Many of us middle-agers can identify with Rauch when he writes how he “would wake up feeling disappointed, my head buzzing with obsessive thoughts about my failures. I had accomplished too little professionally, had let life pass me by, needed some nameless kind of change or escape.” (Rauch is an award-winning and very successful journalist and author, proving that even the highest achievers are prone to this particular malaise.) Now 57, Rauch is happier and feels he’s emerged from the trough of the U and that his life is on the upswing.
He has expanded his Atlantic article into a new book, The Happiness Curve: Why Life Gets Better After 50. The research he presents is quite convincing, though it’s not difficult to come up with anecdotal counter-examples. For instance, I read this passage—”With age, apparently, we lose not our emotional sharpness, but our tendency to have our day ruined by annoyances and setbacks. Perhaps, then, positivity comes about because older people lose their emotional edge… when storms do boil up, older people have better control over their feelings”—shortly after one of the president’s more apoplectic tweets hit the news cycle. (Luckily, most people in their 70s don’t have to worry about whether or not they’re under investigation by the FBI.)
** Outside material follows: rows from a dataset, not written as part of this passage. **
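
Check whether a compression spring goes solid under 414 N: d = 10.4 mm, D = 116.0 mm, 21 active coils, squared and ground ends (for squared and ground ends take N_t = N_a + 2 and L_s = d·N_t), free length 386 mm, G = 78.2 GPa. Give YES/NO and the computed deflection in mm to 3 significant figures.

NO, δ = 119 mm

k = Gd⁴/(8D³N_a) = (78.2×10³)(10.4⁴)/(8·116.0³·21) = 3.4886 N/mm
N_t = 23; L_s = 10.4·23 = 239.2 mm; δ_solid = L₀ − L_s = 386 − 239.2 = 146.8 mm
δ = F/k = 414/3.4886 = 118.67 mm
δ < δ_solid → spring does not go solid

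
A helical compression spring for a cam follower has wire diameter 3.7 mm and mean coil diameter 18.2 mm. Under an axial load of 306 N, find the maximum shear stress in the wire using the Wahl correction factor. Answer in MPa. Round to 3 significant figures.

369 MPa

Spring index C = D/d = 18.2/3.7 = 4.9189
K_W = (4C−1)/(4C−4) + 0.615/C = 18.676/15.676 + 0.1250 = 1.3164
τ₀ = 8FD/(πd³) = 8·306·18.2/(π·3.7³) = 44553.6/159.13 = 279.98 MPa
τ_max = K·τ₀ = 1.3164 × 279.98 = 368.57 MPa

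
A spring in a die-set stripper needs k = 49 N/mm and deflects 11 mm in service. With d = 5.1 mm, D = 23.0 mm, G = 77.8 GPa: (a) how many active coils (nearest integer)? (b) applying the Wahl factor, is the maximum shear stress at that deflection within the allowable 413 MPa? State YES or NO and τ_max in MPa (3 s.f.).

(a) 11 coils; (b) YES, τ_max = 322 MPa

N_a = Gd⁴/(8D³k) = (77.8×10³)(5.1⁴)/(8·23.0³·49) = 11.04 → N_a = 11
Actual rate k = Gd⁴/(8D³·11) = 49.158 N/mm
Working load F = kδ = 49.158·11 = 540.74 N
C = 23.0/5.1 = 4.5098; K_W = (4C−1)/(4C−4)+0.615/C = 1.3501
τ_max = K_W·8FD/(πd³) = 1.3501·238.75 = 322.33 MPa
τ_max ≤ 413 MPa → acceptable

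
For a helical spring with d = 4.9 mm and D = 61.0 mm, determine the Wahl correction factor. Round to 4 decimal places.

C = D/d = 61.0/4.9 = 12.4490
K_W = (4C−1)/(4C−4) + 0.615/C = 48.796/45.796 + 0.0494 = 1.1149

1.1149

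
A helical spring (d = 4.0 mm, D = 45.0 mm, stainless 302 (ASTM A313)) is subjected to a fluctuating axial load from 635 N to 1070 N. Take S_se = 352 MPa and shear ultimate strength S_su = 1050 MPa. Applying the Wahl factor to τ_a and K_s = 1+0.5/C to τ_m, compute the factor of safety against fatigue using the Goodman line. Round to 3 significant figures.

C = D/d = 45.0/4.0 = 11.2500; K_W = (4C−1)/(4C−4)+0.615/C = 1.1278; K_s = 1+0.5/C = 1.0444
F_a = (F_max−F_min)/2 = 217.5 N; F_m = (F_max+F_min)/2 = 852.5 N
τ_a = K_W·8F_aD/(πd³) = 1.1278 × 389.43 = 439.22 MPa
τ_m = K_s·8F_mD/(πd³) = 1.0444 × 1526.4 = 1594.2 MPa
Goodman: 1/n_f = τ_a/S_se + τ_m/S_su = 439.22/352 + 1594.2/1050 = 1.24777 + 1.51832 = 2.7661
n_f = 1/2.7661 = 0.3615

0.362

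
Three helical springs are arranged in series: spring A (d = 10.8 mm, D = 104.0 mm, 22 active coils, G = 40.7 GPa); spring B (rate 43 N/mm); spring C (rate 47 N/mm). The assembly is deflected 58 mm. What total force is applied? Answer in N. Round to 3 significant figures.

144 N

k_A = Gd⁴/(8D³N_a) = (40.7×10³)(10.8⁴)/(8·104.0³·22) = 2.7969 N/mm
Series: 1/k_eq = 1/2.7969 + 1/43 + 1/47 = 0.40207; k_eq = 2.4871 N/mm
F = k_eq·δ = 2.4871·58 = 144.25 N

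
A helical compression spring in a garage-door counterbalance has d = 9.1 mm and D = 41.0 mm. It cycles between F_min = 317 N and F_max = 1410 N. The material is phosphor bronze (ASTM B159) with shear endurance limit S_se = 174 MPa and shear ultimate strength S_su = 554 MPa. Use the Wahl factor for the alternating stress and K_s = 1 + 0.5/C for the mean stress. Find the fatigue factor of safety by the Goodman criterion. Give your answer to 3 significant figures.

C = D/d = 41.0/9.1 = 4.5055; K_W = (4C−1)/(4C−4)+0.615/C = 1.3504; K_s = 1+0.5/C = 1.1110
F_a = (F_max−F_min)/2 = 546.5 N; F_m = (F_max+F_min)/2 = 863.5 N
τ_a = K_W·8F_aD/(πd³) = 1.3504 × 75.716 = 102.25 MPa
τ_m = K_s·8F_mD/(πd³) = 1.1110 × 119.64 = 132.91 MPa
Goodman: 1/n_f = τ_a/S_se + τ_m/S_su = 102.25/174 + 132.91/554 = 0.58765 + 0.23991 = 0.82757
n_f = 1/0.82757 = 1.208

1.21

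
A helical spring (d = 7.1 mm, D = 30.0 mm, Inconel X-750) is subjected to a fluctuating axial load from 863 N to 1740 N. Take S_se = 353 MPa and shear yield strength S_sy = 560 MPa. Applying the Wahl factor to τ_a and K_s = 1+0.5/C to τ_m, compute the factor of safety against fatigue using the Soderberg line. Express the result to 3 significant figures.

C = D/d = 30.0/7.1 = 4.2254; K_W = (4C−1)/(4C−4)+0.615/C = 1.3781; K_s = 1+0.5/C = 1.1183
F_a = (F_max−F_min)/2 = 438.5 N; F_m = (F_max+F_min)/2 = 1301.5 N
τ_a = K_W·8F_aD/(πd³) = 1.3781 × 93.596 = 128.98 MPa
τ_m = K_s·8F_mD/(πd³) = 1.1183 × 277.8 = 310.67 MPa
Soderberg: 1/n_f = τ_a/S_se + τ_m/S_sy = 128.98/353 + 310.67/560 = 0.36539 + 0.55477 = 0.92016
n_f = 1/0.92016 = 1.087

1.09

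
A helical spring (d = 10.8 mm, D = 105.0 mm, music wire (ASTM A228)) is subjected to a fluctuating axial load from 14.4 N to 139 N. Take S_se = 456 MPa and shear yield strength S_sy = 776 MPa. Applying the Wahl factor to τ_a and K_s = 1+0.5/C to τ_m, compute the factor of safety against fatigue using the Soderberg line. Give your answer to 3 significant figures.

C = D/d = 105.0/10.8 = 9.7222; K_W = (4C−1)/(4C−4)+0.615/C = 1.1492; K_s = 1+0.5/C = 1.0514
F_a = (F_max−F_min)/2 = 62.3 N; F_m = (F_max+F_min)/2 = 76.7 N
τ_a = K_W·8F_aD/(πd³) = 1.1492 × 13.223 = 15.197 MPa
τ_m = K_s·8F_mD/(πd³) = 1.0514 × 16.28 = 17.117 MPa
Soderberg: 1/n_f = τ_a/S_se + τ_m/S_sy = 15.197/456 + 17.117/776 = 0.03333 + 0.02206 = 0.055385
n_f = 1/0.055385 = 18.06

18.1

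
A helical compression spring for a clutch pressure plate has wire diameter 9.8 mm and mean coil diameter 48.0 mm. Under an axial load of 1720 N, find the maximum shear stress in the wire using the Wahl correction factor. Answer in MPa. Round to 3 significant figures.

294 MPa

Spring index C = D/d = 48.0/9.8 = 4.8980
K_W = (4C−1)/(4C−4) + 0.615/C = 18.592/15.592 + 0.1256 = 1.3180
τ₀ = 8FD/(πd³) = 8·1720·48.0/(π·9.8³) = 660480/2956.8 = 223.37 MPa
τ_max = K·τ₀ = 1.3180 × 223.37 = 294.4 MPa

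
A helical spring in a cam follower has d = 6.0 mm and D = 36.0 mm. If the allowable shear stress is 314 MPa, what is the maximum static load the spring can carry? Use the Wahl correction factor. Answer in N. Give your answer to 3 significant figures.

591 N

C = D/d = 36.0/6.0 = 6.0000
K_W = (4C−1)/(4C−4) + 0.615/C = 23.000/20.000 + 0.1025 = 1.2525
τ_max = K·8FD/(πd³) → F_max = τ_allow·πd³/(8DK)
F_max = 314·π·6.0³/(8·36.0·1.2525) = 2.1308e+05/360.72 = 590.69 N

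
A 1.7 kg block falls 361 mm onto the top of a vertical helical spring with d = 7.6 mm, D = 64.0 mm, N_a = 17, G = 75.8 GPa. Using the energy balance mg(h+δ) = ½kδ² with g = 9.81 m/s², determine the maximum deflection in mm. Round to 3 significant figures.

k = Gd⁴/(8D³N_a) = (75.8×10³)(7.6⁴)/(8·64.0³·17) = 7.0932 N/mm
W = mg = 1.7 × 9.81 = 16.677 N
½kδ² − Wδ − Wh = 0 → δ = (W + √(W² + 2kWh))/k
δ = (16.677 + √(278.12 + 85408.3))/7.0932 = (16.677 + 292.72)/7.0932 = 43.619 mm

43.6 mm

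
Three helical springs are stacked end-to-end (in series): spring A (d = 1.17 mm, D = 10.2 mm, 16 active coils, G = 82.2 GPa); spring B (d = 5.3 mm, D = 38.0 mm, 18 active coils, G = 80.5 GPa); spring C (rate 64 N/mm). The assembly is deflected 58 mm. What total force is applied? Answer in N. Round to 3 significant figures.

k_A = Gd⁴/(8D³N_a) = (82.2×10³)(1.17⁴)/(8·10.2³·16) = 1.134 N/mm
k_B = Gd⁴/(8D³N_a) = (80.5×10³)(5.3⁴)/(8·38.0³·18) = 8.0387 N/mm
Series: 1/k_eq = 1/1.134 + 1/8.0387 + 1/64 = 1.0219; k_eq = 0.97859 N/mm
F = k_eq·δ = 0.97859·58 = 56.758 N

56.8 N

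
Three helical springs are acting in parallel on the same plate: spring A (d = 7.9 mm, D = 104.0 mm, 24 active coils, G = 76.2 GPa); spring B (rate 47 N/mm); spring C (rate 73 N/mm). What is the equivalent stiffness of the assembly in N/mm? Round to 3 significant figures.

121 N/mm

k_A = Gd⁴/(8D³N_a) = (76.2×10³)(7.9⁴)/(8·104.0³·24) = 1.3742 N/mm
Parallel: k_eq = 1.3742 + 47 + 73 = 121.37 N/mm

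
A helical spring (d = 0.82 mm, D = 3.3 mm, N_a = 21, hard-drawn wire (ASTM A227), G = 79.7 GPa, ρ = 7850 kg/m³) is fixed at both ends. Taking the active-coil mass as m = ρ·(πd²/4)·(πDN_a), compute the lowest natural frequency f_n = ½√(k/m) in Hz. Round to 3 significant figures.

k = Gd⁴/(8D³N_a) = (79.7×10³)(0.82⁴)/(8·3.3³·21) = 5.9685 N/mm = 5968.5 N/m
Wire length L = πDN_a = π·3.3·21 = 217.71 mm
m = ρ·(πd²/4)·L = 7850 × 0.5281×10⁻⁶ m² × 0.21771 m = 0.00090255 kg
f_n = ½√(k/m) = 0.5·√(5968.5/0.00090255) = 0.5·√(6.6129e+06) = 1285.8 Hz

1290 Hz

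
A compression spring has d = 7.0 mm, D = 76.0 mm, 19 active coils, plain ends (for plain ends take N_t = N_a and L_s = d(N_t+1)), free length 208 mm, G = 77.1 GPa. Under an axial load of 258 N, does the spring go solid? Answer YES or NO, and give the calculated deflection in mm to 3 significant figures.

k = Gd⁴/(8D³N_a) = (77.1×10³)(7.0⁴)/(8·76.0³·19) = 2.7744 N/mm
N_t = 19; L_s = 7.0·20 = 140 mm; δ_solid = L₀ − L_s = 208 − 140 = 68 mm
δ = F/k = 258/2.7744 = 92.995 mm
δ ≥ δ_solid → spring goes solid

YES, δ = 93.0 mm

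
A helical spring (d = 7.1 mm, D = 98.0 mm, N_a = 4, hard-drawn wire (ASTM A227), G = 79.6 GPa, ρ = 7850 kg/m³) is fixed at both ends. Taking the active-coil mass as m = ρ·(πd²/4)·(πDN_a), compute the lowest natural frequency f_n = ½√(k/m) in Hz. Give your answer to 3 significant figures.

k = Gd⁴/(8D³N_a) = (79.6×10³)(7.1⁴)/(8·98.0³·4) = 6.7161 N/mm = 6716.1 N/m
Wire length L = πDN_a = π·98.0·4 = 1231.5 mm
m = ρ·(πd²/4)·L = 7850 × 39.592×10⁻⁶ m² × 1.2315 m = 0.38275 kg
f_n = ½√(k/m) = 0.5·√(6716.1/0.38275) = 0.5·√(17547) = 66.233 Hz

66.2 Hz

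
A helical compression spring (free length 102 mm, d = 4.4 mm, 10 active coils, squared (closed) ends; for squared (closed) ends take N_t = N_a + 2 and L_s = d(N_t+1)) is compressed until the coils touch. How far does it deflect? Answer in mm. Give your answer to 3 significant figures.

N_t = 12; L_s = 4.4·13 = 57.2 mm
δ_solid = L₀ − L_s = 102 − 57.2 = 44.8 mm

44.8 mm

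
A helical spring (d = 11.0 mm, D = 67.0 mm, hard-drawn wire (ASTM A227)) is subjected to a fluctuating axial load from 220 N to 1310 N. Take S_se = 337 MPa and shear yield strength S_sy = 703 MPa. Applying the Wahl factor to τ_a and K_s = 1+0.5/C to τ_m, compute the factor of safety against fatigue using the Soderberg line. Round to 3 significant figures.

C = D/d = 67.0/11.0 = 6.0909; K_W = (4C−1)/(4C−4)+0.615/C = 1.2483; K_s = 1+0.5/C = 1.0821
F_a = (F_max−F_min)/2 = 545 N; F_m = (F_max+F_min)/2 = 765 N
τ_a = K_W·8F_aD/(πd³) = 1.2483 × 69.861 = 87.207 MPa
τ_m = K_s·8F_mD/(πd³) = 1.0821 × 98.061 = 106.11 MPa
Soderberg: 1/n_f = τ_a/S_se + τ_m/S_sy = 87.207/337 + 106.11/703 = 0.25877 + 0.15094 = 0.40971
n_f = 1/0.40971 = 2.441

2.44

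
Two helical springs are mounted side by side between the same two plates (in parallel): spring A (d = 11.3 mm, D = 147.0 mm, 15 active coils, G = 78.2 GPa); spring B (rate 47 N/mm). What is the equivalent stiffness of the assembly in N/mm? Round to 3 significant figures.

50.3 N/mm

k_A = Gd⁴/(8D³N_a) = (78.2×10³)(11.3⁴)/(8·147.0³·15) = 3.3449 N/mm
Parallel: k_eq = 3.3449 + 47 = 50.345 N/mm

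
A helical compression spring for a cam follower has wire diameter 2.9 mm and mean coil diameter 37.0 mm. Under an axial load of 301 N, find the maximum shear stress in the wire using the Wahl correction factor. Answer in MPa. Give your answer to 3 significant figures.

1290 MPa

Spring index C = D/d = 37.0/2.9 = 12.7586
K_W = (4C−1)/(4C−4) + 0.615/C = 50.034/47.034 + 0.0482 = 1.1120
τ₀ = 8FD/(πd³) = 8·301·37.0/(π·2.9³) = 89096/76.62 = 1162.8 MPa
τ_max = K·τ₀ = 1.1120 × 1162.8 = 1293 MPa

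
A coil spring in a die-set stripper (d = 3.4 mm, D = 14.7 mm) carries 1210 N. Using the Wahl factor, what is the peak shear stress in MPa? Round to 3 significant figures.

Spring index C = D/d = 14.7/3.4 = 4.3235
K_W = (4C−1)/(4C−4) + 0.615/C = 16.294/13.294 + 0.1422 = 1.3679
τ₀ = 8FD/(πd³) = 8·1210·14.7/(π·3.4³) = 142296/123.48 = 1152.4 MPa
τ_max = K·τ₀ = 1.3679 × 1152.4 = 1576.4 MPa

1580 MPa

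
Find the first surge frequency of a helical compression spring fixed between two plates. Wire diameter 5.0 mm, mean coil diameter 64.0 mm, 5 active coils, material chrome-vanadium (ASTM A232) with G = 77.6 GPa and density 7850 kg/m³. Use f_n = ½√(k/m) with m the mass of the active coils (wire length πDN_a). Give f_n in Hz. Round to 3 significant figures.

k = Gd⁴/(8D³N_a) = (77.6×10³)(5.0⁴)/(8·64.0³·5) = 4.6253 N/mm = 4625.3 N/m
Wire length L = πDN_a = π·64.0·5 = 1005.3 mm
m = ρ·(πd²/4)·L = 7850 × 19.635×10⁻⁶ m² × 1.0053 m = 0.15495 kg
f_n = ½√(k/m) = 0.5·√(4625.3/0.15495) = 0.5·√(29850) = 86.386 Hz

86.4 Hz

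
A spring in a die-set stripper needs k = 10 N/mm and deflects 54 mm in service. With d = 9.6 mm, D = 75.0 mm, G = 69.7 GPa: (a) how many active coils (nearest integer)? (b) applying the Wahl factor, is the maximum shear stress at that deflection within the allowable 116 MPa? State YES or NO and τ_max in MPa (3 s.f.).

(a) 18 coils; (b) NO, τ_max = 135 MPa

N_a = Gd⁴/(8D³k) = (69.7×10³)(9.6⁴)/(8·75.0³·10) = 17.54 → N_a = 18
Actual rate k = Gd⁴/(8D³·18) = 9.7448 N/mm
Working load F = kδ = 9.7448·54 = 526.22 N
C = 75.0/9.6 = 7.8125; K_W = (4C−1)/(4C−4)+0.615/C = 1.1888
τ_max = K_W·8FD/(πd³) = 1.1888·113.59 = 135.04 MPa
τ_max > 116 MPa → exceeds allowable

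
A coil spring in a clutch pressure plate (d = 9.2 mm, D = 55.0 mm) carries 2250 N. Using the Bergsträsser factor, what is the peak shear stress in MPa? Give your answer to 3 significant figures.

Spring index C = D/d = 55.0/9.2 = 5.9783
K_B = (4C+2)/(4C−3) = 25.913/20.913 = 1.2391
τ₀ = 8FD/(πd³) = 8·2250·55.0/(π·9.2³) = 990000/2446.3 = 404.69 MPa
τ_max = K·τ₀ = 1.2391 × 404.69 = 501.44 MPa

501 MPa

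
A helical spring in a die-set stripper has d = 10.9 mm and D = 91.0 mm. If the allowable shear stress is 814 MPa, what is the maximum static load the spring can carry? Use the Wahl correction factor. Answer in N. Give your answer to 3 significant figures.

C = D/d = 91.0/10.9 = 8.3486
K_W = (4C−1)/(4C−4) + 0.615/C = 32.394/29.394 + 0.0737 = 1.1757
τ_max = K·8FD/(πd³) → F_max = τ_allow·πd³/(8DK)
F_max = 814·π·10.9³/(8·91.0·1.1757) = 3.3117e+06/855.93 = 3869.2 N

3870 N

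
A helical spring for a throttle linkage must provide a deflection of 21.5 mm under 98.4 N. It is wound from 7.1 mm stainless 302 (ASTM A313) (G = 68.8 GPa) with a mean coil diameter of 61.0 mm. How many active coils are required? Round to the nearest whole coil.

21

Required rate k = F/δ = 98.4/21.5 = 4.5767 N/mm
N_a = Gd⁴/(8D³k) = (68.8×10³ × 7.1⁴)/(8 × 61.0³ × 4.5767)
    = 1.74832e+08 / 8.31067e+06 = 21.04 → 21 coils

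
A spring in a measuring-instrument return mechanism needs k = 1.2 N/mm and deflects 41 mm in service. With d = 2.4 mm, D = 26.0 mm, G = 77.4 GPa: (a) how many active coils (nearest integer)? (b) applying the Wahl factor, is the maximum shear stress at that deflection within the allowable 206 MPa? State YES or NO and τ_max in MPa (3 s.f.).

N_a = Gd⁴/(8D³k) = (77.4×10³)(2.4⁴)/(8·26.0³·1.2) = 15.22 → N_a = 15
Actual rate k = Gd⁴/(8D³·15) = 1.2175 N/mm
Working load F = kδ = 1.2175·41 = 49.919 N
C = 26.0/2.4 = 10.8333; K_W = (4C−1)/(4C−4)+0.615/C = 1.1330
τ_max = K_W·8FD/(πd³) = 1.1330·239.08 = 270.89 MPa
τ_max > 206 MPa → exceeds allowable

(a) 15 coils; (b) NO, τ_max = 271 MPa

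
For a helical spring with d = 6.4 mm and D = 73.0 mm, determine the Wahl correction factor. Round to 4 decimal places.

1.1260

C = D/d = 73.0/6.4 = 11.4062
K_W = (4C−1)/(4C−4) + 0.615/C = 44.625/41.625 + 0.0539 = 1.1260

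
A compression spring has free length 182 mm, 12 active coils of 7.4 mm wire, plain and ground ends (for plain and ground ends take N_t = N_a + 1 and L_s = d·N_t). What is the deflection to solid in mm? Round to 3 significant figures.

N_t = 13; L_s = 7.4·13 = 96.2 mm
δ_solid = L₀ − L_s = 182 − 96.2 = 85.8 mm

85.8 mm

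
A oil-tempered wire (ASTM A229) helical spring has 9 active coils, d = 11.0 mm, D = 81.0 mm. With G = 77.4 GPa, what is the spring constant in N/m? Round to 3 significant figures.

k = Gd⁴/(8D³N_a) = (77.4×10³ × 11.0⁴) / (8 × 81.0³ × 9)
  = 1.13321e+09 / 3.82638e+07 = 29.616 N/mm = 29616 N/m

29600 N/m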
Rauch’s main goal in The Happiness Curve is to reassure people in their late 40s and early 50s that it will get better; science says so. Economist Hannes Schwandt studied people who had grown up in two very different cultures, East and West Germany, under varying economic circumstances; he found that younger people usually overestimated how happy they’d be in five years, while older Germans greatly underestimated their future life satisfaction. “‘If [people] know that life satisfaction tends to be U-shaped in everyone and previous expectations don’t match up with outcomes for most people, that could make people feel less unhappy about their life,’ Schwandt told me. Normalization, he believes, can have a double-whammy effect. ‘If you tell people there’s a light at the end of the tunnel, this already helps you. And the second thing that helps you is maybe you can break the cycle of this vicious feedback effect. By knowing this is a normal developmental stage, you will also suffer less.'”
Many of us fear aging because we fear ill health and infirmity. However, Rauch quotes a study showing that “even as people became more afflicted with disability, their self-rated successful aging increased… most people remain surprisingly happy despite getting frail and infirm.”
The Happiness Curve will provide readers with a lot of food for thought, but the scientific study of happiness is still a relatively young field and I’m sure there is still more work to be done. Ultimately, perhaps this research may one day give us insights that could help the enormous numbers of people in their 50s who struggle with issues like opioid addiction and suicide. Meanwhile, those of us with garden-variety middle-aged ennui should read the book and take its lessons to heart.
Note: The Happiness Curve will be published on May 1, 2018. Thanks to Thomas Dunne Books (via NetGalley) for the review copy.